I remember exactly where I was when I first saw the video for "Freedom! '90," the smash single from George Michael's Listen Without Prejudice Vol. 1. I was 10 years old, crouched in front of the family television with my finger on the box so I could switch the channel from MTV to PBS if my mom or dad walked into the room. My parents never censored what I read or watched, but if you've seen the video, you may understand why I felt a bit shy. In Michael's gorgeous fuck-you anthem to his past and the media, supermodels Linda Evangelista and Christy Turlington lip sync and pose; a steam-slicked Cindy Crawford writhes in a bathtub. Naomi Campbell, of course, makes the best entrance as she spins and dances to her headphones in the manner of some uncatchable sex priestess. Like many of you, I so badly wanted to be one of them.
The "Freedom! '90" video was a wry and successful attempt to call out the shallowness of the industry while still capitalizing on it; not only were beautiful faces used to sell a song that seemed to critique both the industry and Michael himself for that practice, but models literally exist to have sellable images projected on them. "Freedom! '90" helped kick off the decade for me, setting the aesthetic for almost everything I aspired to, right down to the spare, grungey loft apartments.
The video literally starts out with the technology that fueled '90s listening, a CD player, and features guitars, a leather jacket, and a jukebox (symbols from a previous chapter of Michael's popstar life) exploding in flames as the chorus sings "Freedom!"—because most of all, the song is Michael's personal wormhole from one identity toward a truer one. Even the title, named for the beginning of a brand new decade, sounds like a liberating fresh start. For me, it was a song about being yourself, a common theme in the '90s and in my life.
Famous people die every year, and their deaths mean different things to different people. George Michael, David Bowie, and Prince all left this world in 2016, and they were in their own ways boundary pushers. They joined my cadre of distant guides because their art created new spaces in my brain, because they were cool, and because, like many of their fans, I never felt like I properly fit into mainstream Middle American society. Michael, in his leather jacket and dangling earrings, was an appealing pop bad boy.

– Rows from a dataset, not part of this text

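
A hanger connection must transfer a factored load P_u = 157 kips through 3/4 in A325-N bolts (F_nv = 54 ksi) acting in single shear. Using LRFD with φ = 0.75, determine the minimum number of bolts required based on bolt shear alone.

9 bolts

A_b = π·0.75²/4 = 0.4418 in².
Per-bolt design strength φR_n = 0.75 × 54 × 0.4418 × 1 = 17.89 kips.
n ≥ 157 / 17.89 = 8.775 → use 9 bolts.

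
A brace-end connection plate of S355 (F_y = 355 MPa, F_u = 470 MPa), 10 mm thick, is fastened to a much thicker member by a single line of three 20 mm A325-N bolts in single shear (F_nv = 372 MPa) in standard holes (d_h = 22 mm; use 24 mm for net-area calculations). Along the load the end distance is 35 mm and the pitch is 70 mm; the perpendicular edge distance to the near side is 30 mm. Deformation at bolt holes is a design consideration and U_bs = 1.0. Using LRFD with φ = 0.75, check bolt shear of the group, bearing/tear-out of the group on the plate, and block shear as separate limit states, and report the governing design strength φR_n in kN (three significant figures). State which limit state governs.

263 kN (bolt shear governs)

Bolt shear: A_b = π·20²/4 = 314.2 mm²; R_n = 372 × 314.2 × 3 × 1 / 1000 = 350.6 kN → 0.75 × 350.6 = 263 kN.
Bearing: edge l_c = 24, r_n = 135.4 kN; interior l_c = 48, r_n = 225.6 kN; R_n = 135.4 + 2·225.6 = 586.6 kN → 440 kN.
Block shear: A_gv = 1750, A_nv = 1150, A_nt = 180 mm²; R_n = min(0.6F_uA_nv, 0.6F_yA_gv) + U_bs·F_u·A_nt = 408.9 kN → 307 kN.
Bolt shear governs: 263 kN.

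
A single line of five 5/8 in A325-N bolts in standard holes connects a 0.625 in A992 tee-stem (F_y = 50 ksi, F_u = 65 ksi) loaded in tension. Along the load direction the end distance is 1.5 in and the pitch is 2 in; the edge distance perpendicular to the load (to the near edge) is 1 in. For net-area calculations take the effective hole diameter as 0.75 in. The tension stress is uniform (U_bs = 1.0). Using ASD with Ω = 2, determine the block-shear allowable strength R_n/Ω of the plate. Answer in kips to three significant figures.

Shear plane L_v = 1.5 + 4·2 = 9.5 in; A_gv = 9.5 × 0.625 = 5.938 in².
A_nv = (9.5 − 4.5·0.75) × 0.625 = 3.828 in².
A_nt = (1 − 0.5·0.75) × 0.625 = 0.3906 in².
0.6 F_u A_nv = 149.3 kips; 0.6 F_y A_gv = 178.1 kips → shear rupture governs the shear term.
R_n = 149.3 + 1.0 × 65 × 0.3906 = 174.7 kips.
Allowable strength R_n/Ω = 174.7 / 2 = 87.3 kips.

87.3 kips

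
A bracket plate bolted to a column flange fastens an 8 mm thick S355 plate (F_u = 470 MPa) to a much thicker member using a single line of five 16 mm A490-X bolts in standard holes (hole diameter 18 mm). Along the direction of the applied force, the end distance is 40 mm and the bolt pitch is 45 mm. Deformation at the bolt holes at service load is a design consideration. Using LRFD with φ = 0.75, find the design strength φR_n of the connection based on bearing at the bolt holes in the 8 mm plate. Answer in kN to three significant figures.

Per bolt r_n = 1.2 l_c t F_u ≤ 2.4 d t F_u; upper limit = 2.4 × 16 × 8 × 470 / 1000 = 144.4 kN.
Edge bolt: l_c = 40 − 18/2 = 31 mm → 1.2 × 31 × 8 × 470 / 1000 = 139.9 → r_n = 139.9 kN.
Interior bolts: l_c = 45 − 18 = 27 mm → 1.2 × 27 × 8 × 470 / 1000 = 121.8 → r_n = 121.8 kN.
R_n = 1 × 139.9 + 4 × 121.8 = 627.2 kN.
Design strength φR_n = 0.75 × 627.2 = 470 kN.

470 kN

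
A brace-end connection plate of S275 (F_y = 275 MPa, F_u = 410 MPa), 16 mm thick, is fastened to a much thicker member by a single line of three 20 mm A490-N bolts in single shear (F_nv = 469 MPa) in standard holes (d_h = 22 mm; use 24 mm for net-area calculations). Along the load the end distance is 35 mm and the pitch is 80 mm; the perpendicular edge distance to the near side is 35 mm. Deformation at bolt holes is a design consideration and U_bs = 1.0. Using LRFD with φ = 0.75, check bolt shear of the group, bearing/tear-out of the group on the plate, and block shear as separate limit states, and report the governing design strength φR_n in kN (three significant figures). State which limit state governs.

Bolt shear: A_b = π·20²/4 = 314.2 mm²; R_n = 469 × 314.2 × 3 × 1 / 1000 = 442 kN → 0.75 × 442 = 332 kN.
Bearing: edge l_c = 24, r_n = 188.9 kN; interior l_c = 58, r_n = 314.9 kN; R_n = 188.9 + 2·314.9 = 818.7 kN → 614 kN.
Block shear: A_gv = 3120, A_nv = 2160, A_nt = 368 mm²; R_n = min(0.6F_uA_nv, 0.6F_yA_gv) + U_bs·F_u·A_nt = 665.7 kN → 499 kN.
Bolt shear governs: 332 kN.

332 kN (bolt shear governs)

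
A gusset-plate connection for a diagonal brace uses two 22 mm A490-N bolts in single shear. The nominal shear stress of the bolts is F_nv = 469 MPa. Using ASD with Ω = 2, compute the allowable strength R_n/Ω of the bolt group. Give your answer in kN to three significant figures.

178 kN

A_b = π × 22² / 4 = 380.1 mm².
R_n = F_nv · A_b · n · n_s = 469 × 380.1 × 2 × 1 / 1000 = 356.6 kN.
Allowable strength R_n/Ω = 356.6 / 2 = 178 kN.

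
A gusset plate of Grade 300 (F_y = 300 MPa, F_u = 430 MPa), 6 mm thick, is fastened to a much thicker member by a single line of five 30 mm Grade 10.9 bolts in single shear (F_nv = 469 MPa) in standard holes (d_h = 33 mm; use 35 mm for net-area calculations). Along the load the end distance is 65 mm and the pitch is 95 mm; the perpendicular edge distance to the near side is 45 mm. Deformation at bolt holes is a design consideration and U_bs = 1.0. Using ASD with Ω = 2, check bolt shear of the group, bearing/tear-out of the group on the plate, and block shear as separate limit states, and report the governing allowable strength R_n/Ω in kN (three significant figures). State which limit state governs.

258 kN (block shear governs)

Bolt shear: A_b = π·30²/4 = 706.9 mm²; R_n = 469 × 706.9 × 5 × 1 / 1000 = 1658 kN → 1658 / 2 = 829 kN.
Bearing: edge l_c = 48.5, r_n = 150.2 kN; interior l_c = 62, r_n = 185.8 kN; R_n = 150.2 + 4·185.8 = 893.2 kN → 447 kN.
Block shear: A_gv = 2670, A_nv = 1725, A_nt = 165 mm²; R_n = min(0.6F_uA_nv, 0.6F_yA_gv) + U_bs·F_u·A_nt = 516 kN → 258 kN.
Block shear governs: 258 kN.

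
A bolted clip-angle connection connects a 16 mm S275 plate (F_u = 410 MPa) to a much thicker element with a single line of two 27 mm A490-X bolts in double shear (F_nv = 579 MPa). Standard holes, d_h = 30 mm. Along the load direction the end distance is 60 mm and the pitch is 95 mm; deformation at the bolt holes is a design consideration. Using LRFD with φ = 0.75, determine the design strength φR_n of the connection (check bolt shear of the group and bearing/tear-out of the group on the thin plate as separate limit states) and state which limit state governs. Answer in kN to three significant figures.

584 kN (bearing governs)

Bolt shear: A_b = π·27²/4 = 572.6 mm²; R_n = 579 × 572.6 × 2 × 2 / 1000 = 1326 kN → 0.75 × 1326 = 995 kN.
Bearing (1.2 l_c t F_u ≤ 2.4 d t F_u): upper limit = 2.4·27·16·410 / 1000 = 425.1 kN.
  Edge l_c = 60 − 30/2 = 45 → r_n = 354.2 kN; interior l_c = 95 − 30 = 65 → r_n = 425.1 kN.
  R_n,bearing = 1·354.2 + 1·425.1 = 779.3 kN → 0.75 × 779.3 = 584 kN.
Bearing governs: 584 kN.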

Like most children who grew up in the U.S. during the latter decades of the 20th century, I watched The Brady Bunch after school every day, but Florence Henderson's recent death, in my head, represented two erosions: that of a beloved television mom, and that of an era in which I always felt a little alienated from the sensibilities and customs of my white Protestant peers, who seemed to share the culture depicted in that quintessentially American TV show—a culture that I, even as the child of pretty Americanized and highly-educated immigrants, felt left out of. But again, these things mean different things to different people: the slow disintegration of that era is part of what makes so much of America angry these days, Archie Bunker-style.
Archie Bunker aired in the '70s, and it's true that the more things change, the more they remain the same. But I do feel in recent years as though the 20th century—the era of my childhood—is fading away, both the parts that I loved and the parts that were, in my view, problematic. Fidel Castro, Nancy Reagan, Umberto Eco, Harper Lee, Leonard Cohen, Muhammad Ali, Elie Wiesel, Antonin Scalia, George Martin, Phife Dawg—they and many others who passed away in 2016, too many to name in this grim list, some more famous than others, are all people who without question shaped 20th-century Western society in ways big and small, bad and good. Their influence has brought us to this point, though I feel now, even more than I did in the years after 9-11, that we have truly passed into a new century, and not just because I grew up without the internet and haven't used a pay phone in 15 years.
I naively believed that the difficulties of my youth would be resolved by now—inequality, climate change, poverty, war—but they are not. I definitely didn't think I'd be watching videos of black citizens being assassinated in the streets, a rise in global nationalism, or an irresponsible racist enabler gearing up to take office, his squadron of complicit offspring seemingly poised to capitalize on it at the bank. It's not that the 20th century's impact is dead; the progress of that decade inarguably shapes this new era. "Freedom! '90" is in part a song and a video about why what the media shows you isn't always real: 26 years later, it seems much of America agrees. You can also argue that "Freedom! '90" is a veiled coming out song, and certainly the struggle Michael dealt with regarding his public and private sexuality is not nearly as ubiquitous in this country as it was just a few decades ago, even if our society has more evolving to do. I am old enough now to understand that history really does move forward circularly, and that as the old guides leave us, the new ones both benefit from their influence and inevitably repeat old errors, or re-address ancient issues with new mistakes, or make new art realizing or not realizing which long-gone writer or musician influenced their work. As we move forward, the past exists, and it ceases to exist.
For my part, I kind of want to blow up my own metaphorical jukebox, which I suppose means "Freedom! '90" is more of an aspiration for me than I ever imagined it would be at this stage in my life, and not because I never became a supermodel. Mostly, at the end of what has been a truly crap year, I long to lie on my childhood bed again, listen to George Michael on full blast, and mime Tatiana Patitz blowing cigarette smoke toward my window, which looked out over my Midwestern town, at the edges of which I could just make out the open fields that lay beyond.